For agent-based arterial traffic management, we developed an agent-based hierarchical structure for signal-less intersection management system. From the perspective of IMAs, they receive probe vehicle data from VAs, dynamically schedule VAs’ arrival times (by potentially grouping VAs in platoons), reserve intersection time-space occupancies for VAs, and communicate arrival time advices back to VAs. Furthermore, an optimal lane selection algorithm for agent-based traffic management system is developed, which could provide guidance on determining optimal target lanes for individual vehicle agent in order to better regulate traffic flow, thus achieving a system-wide optimal solution in terms of maintaining desired traffic speeds.
On the other hand, vehicle agents use advices to plan their trajectories in order to further minimize energy consumption and pollutant emissions. Firstly, an Eco-Approach and Departure algorithm is introduced and field test has been conducted in Turner Fairbank Highway Research Center on automated vehicle.

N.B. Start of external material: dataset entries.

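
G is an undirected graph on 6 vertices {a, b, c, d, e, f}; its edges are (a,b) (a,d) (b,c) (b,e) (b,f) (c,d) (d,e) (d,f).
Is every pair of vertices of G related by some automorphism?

Automorphisms preserve degree, but G has vertices of degree 2 and vertices of degree 4; no automorphism maps one to the other, so G is not vertex-transitive.

No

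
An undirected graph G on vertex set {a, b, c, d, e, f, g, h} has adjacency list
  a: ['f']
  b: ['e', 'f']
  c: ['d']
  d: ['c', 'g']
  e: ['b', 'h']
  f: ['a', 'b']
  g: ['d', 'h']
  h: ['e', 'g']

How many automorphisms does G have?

The degree sequence is [1, 2, 1, 2, 2, 2, 2, 2]; the two degree-1 vertices a and c are the ends of a path, so G = P_8. A path has exactly one nontrivial symmetry — reversal — giving Aut(G) of order 2.

2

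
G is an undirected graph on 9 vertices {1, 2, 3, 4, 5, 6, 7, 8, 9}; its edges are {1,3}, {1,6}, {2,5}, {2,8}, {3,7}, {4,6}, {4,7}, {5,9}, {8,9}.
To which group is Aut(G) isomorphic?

G has two connected components, {1, 3, 4, 6, 7} and {2, 5, 8, 9}; each is 2-regular, so G = C_5 ⊔ C_4. No automorphism exchanges components of different sizes, hence Aut(G) is the direct product D_4 × D_5, order 80.

D_4 × D_5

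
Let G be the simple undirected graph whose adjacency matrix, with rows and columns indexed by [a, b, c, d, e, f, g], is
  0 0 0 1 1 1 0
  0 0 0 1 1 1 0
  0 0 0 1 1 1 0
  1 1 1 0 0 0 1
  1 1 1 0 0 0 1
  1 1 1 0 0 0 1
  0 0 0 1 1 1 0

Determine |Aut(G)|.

144

The vertices split by degree into {d, e, f} (degree 4) and {a, b, c, g} (degree 3); every edge runs between the two parts, so G is the complete bipartite graph K_{3,4}. The parts have unequal sizes, so no automorphism swaps them; each part is permuted independently, giving S_4 × S_3 of order 4!·3! = 144.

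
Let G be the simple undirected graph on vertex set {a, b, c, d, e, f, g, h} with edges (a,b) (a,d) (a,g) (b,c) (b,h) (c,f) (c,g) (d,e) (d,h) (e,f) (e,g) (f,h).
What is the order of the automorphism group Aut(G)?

48

G is 3-regular and bipartite on 2^3 = 8 vertices with girth 4; it is the hypercube graph Q_3. Aut(Q_3) consists of the signed permutations of the 3 coordinate axes: 3! permutations times 2^3 sign flips, so |Aut| = 2^3·3! = 48.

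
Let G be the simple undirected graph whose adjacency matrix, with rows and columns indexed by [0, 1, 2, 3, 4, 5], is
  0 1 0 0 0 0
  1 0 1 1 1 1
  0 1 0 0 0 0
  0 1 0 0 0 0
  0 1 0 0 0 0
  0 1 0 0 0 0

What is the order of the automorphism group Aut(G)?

120

Vertex 1 has degree 5 and every other vertex has degree 1, so G is the star K_{1,5} with centre 1. The 5 leaves are pairwise interchangeable while the centre is fixed, giving Aut(G) = S_5.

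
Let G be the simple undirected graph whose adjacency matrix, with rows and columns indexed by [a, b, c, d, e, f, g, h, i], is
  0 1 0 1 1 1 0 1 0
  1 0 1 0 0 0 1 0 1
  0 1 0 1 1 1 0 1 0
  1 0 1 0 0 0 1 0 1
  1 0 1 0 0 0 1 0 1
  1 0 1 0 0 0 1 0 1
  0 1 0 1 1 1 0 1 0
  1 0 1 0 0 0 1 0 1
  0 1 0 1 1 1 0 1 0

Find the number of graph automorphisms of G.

The vertices split by degree into {a, c, g, i} (degree 5) and {b, d, e, f, h} (degree 4); every edge runs between the two parts, so G is the complete bipartite graph K_{4,5}. The parts have unequal sizes, so no automorphism swaps them; each part is permuted independently, giving S_5 × S_4 of order 5!·4! = 2880.

2880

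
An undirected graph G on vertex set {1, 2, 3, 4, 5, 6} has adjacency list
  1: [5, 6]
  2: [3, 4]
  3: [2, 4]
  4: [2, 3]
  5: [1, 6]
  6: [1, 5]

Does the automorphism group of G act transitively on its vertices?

G has two connected components, {1, 5, 6} and {2, 3, 4}; each is 2-regular, so G = C_3 ⊔ C_3. Aut of a disjoint union of two copies of C_3 is the wreath product D_3 ≀ Z_2, of order 2·6² = 72. Under this action every vertex can be carried to every other, so G is vertex-transitive.

Yes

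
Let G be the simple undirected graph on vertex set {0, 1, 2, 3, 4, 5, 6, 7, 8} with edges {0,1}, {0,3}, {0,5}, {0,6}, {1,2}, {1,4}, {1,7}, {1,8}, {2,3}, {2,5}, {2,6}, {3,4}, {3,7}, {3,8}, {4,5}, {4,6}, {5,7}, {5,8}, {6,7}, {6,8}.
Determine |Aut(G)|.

2880

The vertices split by degree into {1, 3, 5, 6} (degree 5) and {0, 2, 4, 7, 8} (degree 4); every edge runs between the two parts, so G is the complete bipartite graph K_{4,5}. The parts have unequal sizes, so no automorphism swaps them; each part is permuted independently, giving S_5 × S_4 of order 5!·4! = 2880.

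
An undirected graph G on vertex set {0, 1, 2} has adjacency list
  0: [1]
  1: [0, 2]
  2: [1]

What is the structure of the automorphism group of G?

the cyclic group of order 2

The degree sequence is [1, 2, 1]; the two degree-1 vertices 0 and 2 are the ends of a path, so G = P_3. The only nontrivial automorphism of a path is the end-to-end reflection, so Aut(G) ≅ Z_2.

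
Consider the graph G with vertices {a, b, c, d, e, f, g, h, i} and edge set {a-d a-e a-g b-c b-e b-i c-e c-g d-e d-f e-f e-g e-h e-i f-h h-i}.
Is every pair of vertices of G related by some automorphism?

Vertex e is the only vertex of degree 8, so every automorphism fixes it; G is not vertex-transitive.

No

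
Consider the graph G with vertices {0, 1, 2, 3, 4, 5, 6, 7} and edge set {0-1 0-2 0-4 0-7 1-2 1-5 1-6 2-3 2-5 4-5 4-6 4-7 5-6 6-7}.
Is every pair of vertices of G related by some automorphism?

No

Vertex 3 is the only vertex of degree 1, so every automorphism fixes it; G is not vertex-transitive.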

Secondly, a power-based approach is used to develop an optimal vehicle longitudinal control algorithm for individual vehicles by considering vehicle dynamics (e.g., engine efficiency map), roadway grade and other constraints (e.g., traffic signal status).
For freeway traffic management, a driving simulator study is conducted with truck drivers to evaluate the energy and emissions benefits as well as study the behavioral impact eco-driving may have on truck drivers.